Has anyone ever ice-fished at Three Meadows Pond in Perrysburg?


----------



## jlieder (Jul 23, 2010)

Never ice fished there.

This past summer me and my boy caught lots of stuff there..cats, LMB, hybrid striped bass. Nice little pond to fish. The smaller pond in the park has at least two gigantic carp that have thus far eluded us. Maybe next year!


----------



## next bite (Jan 30, 2011)

heathzib said:


> Has anyone ever ice-fished at Three Meadows Pond in Perrysburg?

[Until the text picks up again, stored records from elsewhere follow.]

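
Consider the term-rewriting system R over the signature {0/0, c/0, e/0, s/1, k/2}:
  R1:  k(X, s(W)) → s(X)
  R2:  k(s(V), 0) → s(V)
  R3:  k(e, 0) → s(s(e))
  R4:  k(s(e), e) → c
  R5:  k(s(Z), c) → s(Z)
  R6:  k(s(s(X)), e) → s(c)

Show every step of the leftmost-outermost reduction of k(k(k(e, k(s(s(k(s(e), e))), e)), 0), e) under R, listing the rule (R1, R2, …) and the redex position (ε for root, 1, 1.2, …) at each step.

c

1. k(k(k(e, k(s(s(k(s(e), e))), e)), 0), e)  →  k(k(k(e, s(c)), 0), e)   [R6 at 1.1.2]
2. k(k(k(e, s(c)), 0), e)  →  k(k(s(e), 0), e)   [R1 at 1.1]
3. k(k(s(e), 0), e)  →  k(s(e), e)   [R2 at 1]
4. k(s(e), e)  →  c   [R4 at ε]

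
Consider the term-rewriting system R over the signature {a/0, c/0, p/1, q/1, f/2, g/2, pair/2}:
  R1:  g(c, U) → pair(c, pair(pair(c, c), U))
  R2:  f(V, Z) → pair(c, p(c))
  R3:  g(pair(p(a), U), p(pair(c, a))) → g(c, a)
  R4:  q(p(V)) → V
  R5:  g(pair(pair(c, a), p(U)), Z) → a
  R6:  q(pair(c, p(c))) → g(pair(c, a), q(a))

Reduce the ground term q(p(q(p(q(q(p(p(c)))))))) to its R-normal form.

1. q(p(q(p(q(q(p(p(c))))))))  →  q(p(q(q(p(p(c))))))   [R4 at ε]
2. q(p(q(q(p(p(c))))))  →  q(q(p(p(c))))   [R4 at ε]
3. q(q(p(p(c))))  →  q(p(c))   [R4 at 1]
4. q(p(c))  →  c   [R4 at ε]

c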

where is this pond located?


----------



## leovpin (Mar 18, 2009)

At the intersection of Google and Bing streets.

http://www.ci.perrysburg.oh.us/CityDepartments/Parks/ThreeMeadowsPark/tabid/233/Default.aspx


----------



## FishHunter88 (Nov 8, 2010)

How are the size of the fish caught in this pond??


----------



## heathzib (Feb 3, 2011)

We've seen some big striped bass pulled out of the pond (~18 in.), and it's stocked with walleye, perch, crappie, and some other stuff. It used to be stocked for a trout derby once a year too. 

There's a fountain toward one side, and I'm not sure how that affects the safety of the ice. I saw some guys fishing out there the other day, but didn't see them pull anything out while I was watching.


----------